Staying in this January with resolutions to write more? Here’s a guide to some insightful, inspiring docs that get inside the mind of Plath, Ballard, Burroughs and more
Haven’t you always wanted to enter the mind behind your favourite novel? Writers are shy, reclusive and drink nervewracking amounts of coffee – they’re not easy to get to know. If you have designs on becoming one, you may want an insight on their process, their obsessions and how they sculpt their stories. But maybe your favourite authors are dead, or live a life of solitude. That’s where these documentaries come in, all of them available now on YouTube.
Learn more about the mind behind your favourite dystopian visions. Celebrated for his so-called urban disaster trilogy (Concrete Island, High-Rise, Crash), Ballard here walks us through his 50-year-spanning career, including the controversy surrounding the release of Crash, about which one reviewer said: “This author is beyond psychiatric help. Do not publish.” On top of his interest in the unsettling connection between eroticism and car crashes, Ballard talks about his fascination with urban landscapes, motorways, multi-storey car parks and abandoned hotels – the building blocks of the fictional worlds you fell in love with. Time to re-read High-Rise.
The award-winning Canadian author of The Handmaid’s Tale is the subject of this BBC Imagine doc, in which she talks about coming up in a world of male writers during a time of deep gender inequality. As one talking-head puts it: “She just blew away all of the borders, all the shut doors, she just blew them all open.” Atwood herself zeroes in on the timeliness of The Handmaid’s Tale, a cautionary tale about the misuse of power, which rings true in 2017 for obvious reasons. This is the story of the literary pioneer’s life and work across seven decades.
Turns out the wild wit you find in the pages of Vonnegut is, happily, discernable in the man himself. In this doc, the American author of the darkly satirical Slaughterhouse-Five talks about his 50-year career, reading extracts from his novels in his deadpan drawl. He looks back at his early days of writing for magazines – specifically his back-and-forth correspondence with editors – and how it taught him the craft of storytelling. He also mentions how he introduced comical sci-fi elements into Slaughterhouse-Five. Not an easy thing to do when your book’s solemn subject is the horrific bombing of Dresden in WWII.
This shabby but nevertheless enlightening doc sheds light on how, in her 30 years on this planet, Sylvia Plath was so prolific. With insights from critics and family members, it looks at the life and work of The Bell Jar author, her influences, her influence, and her ability to take mundane material from her everyday life – caring for kids, chopping onions, taking calls – and turning it into extraordinary poetry. As she puts it: “I think my poems come immediately out of the sensuous and the emotional experience.”

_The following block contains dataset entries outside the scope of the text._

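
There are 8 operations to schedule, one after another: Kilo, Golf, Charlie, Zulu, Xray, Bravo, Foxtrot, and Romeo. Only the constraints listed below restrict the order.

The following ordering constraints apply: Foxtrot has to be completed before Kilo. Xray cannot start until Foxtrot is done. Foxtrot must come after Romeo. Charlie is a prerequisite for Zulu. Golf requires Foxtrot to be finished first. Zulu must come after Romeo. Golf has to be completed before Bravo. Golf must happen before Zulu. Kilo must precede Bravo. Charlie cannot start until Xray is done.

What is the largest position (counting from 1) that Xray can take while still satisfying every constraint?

6

Following every chain forward from Xray, the operations that must come later are Charlie, Zulu — 2 of them.
With 2 mandatory successors out of 8 operations total, the latest slot for Xray is 8−2 = 6, and it's reachable by doing all non-successors before Xray.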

In this film, you realise how differently the LA Confidential author sees the world, how he’s drawn to its dark and sordid corners. Ellroy has spent an unhealthy amount of time reading and writing about serial killers and, for him, it’s personal. Here, the crime writer looks into his own mother’s mysterious murder and the unknown killer who was never brought to justice. It reads like one of his novels, littered with short sentences that grab you by the throat. Which is hardly surprising given that his mother’s death is at the heart of every one of those novels. Speaking about her, he reads, “Your death defines my life.”
WILLIAM S. BURROUGHS AND THE BEATS
Lastly, here’s a look at the Beat Generation’s founders, Jack Kerouac, Allen Ginsberg and William S. Burroughs. The doc opens with a question: “The Beat movement – revolutionary thinking or drug-hazed navel gazing?” To answer that question, movie stars Johnny Depp and Dennis Hopper are wheeled in to read, in character, from On the Road (Kerouac) and Naked Lunch (Burroughs). Then Ginsberg himself appears to shed light on the movement, one that was fuelled by an insatiable thirst for “kicks”, celebrating a marginalised way of life, and always, always doing everything their own way.